If pain is severe despite these measures, neuroablative treatments are considered; however, efficacy may be temporary, and improvement may be followed by recurrent pain that is more severe than the preceding episodes, and surgery that relieves pain may result in facial numbness. Painful numbness (anesthesia dolorosa) may also result; it occurs in 4% of patients after rhizotomy. In a posterior fossa craniectomy, a small pad can be placed to separate the pulsating vascular loop from the trigeminal root (called microvascular decompression, or the Jannetta procedure). In gamma knife radiosurgery, gamma radiation is focused on the proximal trigeminal nerve where it exits the brain stem; this procedure interrupts pain signals to the brain. Electrolytic or chemical lesions or balloon compression of the trigeminal (gasserian) ganglion can be made via a percutaneous stereotactically positioned needle. Occasionally, the trigeminal nerve fibers between the gasserian ganglion and brain stem are cut.
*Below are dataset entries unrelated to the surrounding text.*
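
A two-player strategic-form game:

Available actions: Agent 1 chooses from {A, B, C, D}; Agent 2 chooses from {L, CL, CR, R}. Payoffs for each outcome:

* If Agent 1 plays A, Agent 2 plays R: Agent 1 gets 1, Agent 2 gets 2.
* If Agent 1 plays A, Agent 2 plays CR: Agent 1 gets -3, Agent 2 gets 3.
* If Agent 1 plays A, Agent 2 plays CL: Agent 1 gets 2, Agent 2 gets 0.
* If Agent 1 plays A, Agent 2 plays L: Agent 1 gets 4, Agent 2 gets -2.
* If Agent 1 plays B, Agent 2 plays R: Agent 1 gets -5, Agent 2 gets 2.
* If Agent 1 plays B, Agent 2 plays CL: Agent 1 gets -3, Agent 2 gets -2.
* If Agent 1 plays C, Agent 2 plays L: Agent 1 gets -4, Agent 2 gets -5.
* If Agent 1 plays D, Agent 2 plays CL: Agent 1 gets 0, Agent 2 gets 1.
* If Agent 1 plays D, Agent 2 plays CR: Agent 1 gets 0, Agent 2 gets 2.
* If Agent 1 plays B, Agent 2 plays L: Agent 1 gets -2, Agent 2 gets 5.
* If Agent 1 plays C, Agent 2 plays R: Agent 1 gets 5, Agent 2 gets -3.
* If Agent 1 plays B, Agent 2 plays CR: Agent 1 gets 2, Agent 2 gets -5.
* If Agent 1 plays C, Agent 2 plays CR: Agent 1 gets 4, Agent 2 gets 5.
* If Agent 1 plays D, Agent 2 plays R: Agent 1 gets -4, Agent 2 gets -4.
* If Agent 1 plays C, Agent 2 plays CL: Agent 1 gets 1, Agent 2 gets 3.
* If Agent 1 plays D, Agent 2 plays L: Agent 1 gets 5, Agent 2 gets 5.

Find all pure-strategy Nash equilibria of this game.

(C, CR), (D, L)

(A, L): Agent 1 can switch to D (4 → 5). Not NE.
(A, CL): Agent 2 can switch to CR (0 → 3). Not NE.
(A, CR): Agent 1 can switch to B (-3 → 2). Not NE.
(A, R): Agent 1 can switch to C (1 → 5). Not NE.
(B, L): Agent 1 can switch to A (-2 → 4). Not NE.
(B, CL): Agent 1 can switch to A (-3 → 2). Not NE.
(C, CR): Agent 1 gets 4, best alternative 2; Agent 2 gets 5, best alternative 3. No profitable deviation — NE.
(D, L): Agent 1 gets 5, best alternative 4; Agent 2 gets 5, best alternative 2. No profitable deviation — NE.
(The remaining 8 profiles each have a profitable deviation by the same check.)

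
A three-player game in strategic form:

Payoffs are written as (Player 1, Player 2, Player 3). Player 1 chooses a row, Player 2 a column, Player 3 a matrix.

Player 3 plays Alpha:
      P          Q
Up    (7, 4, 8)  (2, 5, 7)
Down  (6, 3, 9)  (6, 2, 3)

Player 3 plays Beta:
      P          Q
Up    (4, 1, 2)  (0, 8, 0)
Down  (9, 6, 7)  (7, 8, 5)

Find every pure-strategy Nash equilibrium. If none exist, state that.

Player 1 against (P, Alpha): payoffs 7, 6 → best response Up.
Player 1 against (P, Beta): payoffs 4, 9 → best response Down.
Player 1 against (Q, Alpha): payoffs 2, 6 → best response Down.
Player 1 against (Q, Beta): payoffs 0, 7 → best response Down.
Player 2 against (Up, Alpha): payoffs 4, 5 → best response Q.
Player 2 against (Up, Beta): payoffs 1, 8 → best response Q.
Player 2 against (Down, Alpha): payoffs 3, 2 → best response P.
Player 2 against (Down, Beta): payoffs 6, 8 → best response Q.
Player 3 against (Up, P): payoffs 8, 2 → best response Alpha.
Player 3 against (Up, Q): payoffs 7, 0 → best response Alpha.
Player 3 against (Down, P): payoffs 9, 7 → best response Alpha.
Player 3 against (Down, Q): payoffs 3, 5 → best response Beta.
Mutual best responses: (Down, Q, Beta).

Pure NE: (Down, Q, Beta)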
Sometimes, as a last resort to relieve intractable pain, the trigeminal nerve is destroyed.
Trigeminal neuralgia is usually caused by compression by an intracranial artery.
The characteristic paroxysmal, lancinating, excruciating, and sometimes incapacitating pain is often pathognomonic.
Treat with carbamazepine, which is usually effective for long periods; if carbamazepine is ineffective or has adverse effects, try another drug (eg, oxcarbazepine, baclofen, lamotrigine).
If severe pain persists despite these measures, consider microvascular decompression or neuroablative treatments; however, efficacy may be temporary, and improvement may be followed by recurrent pain that is more severe than the preceding episodes.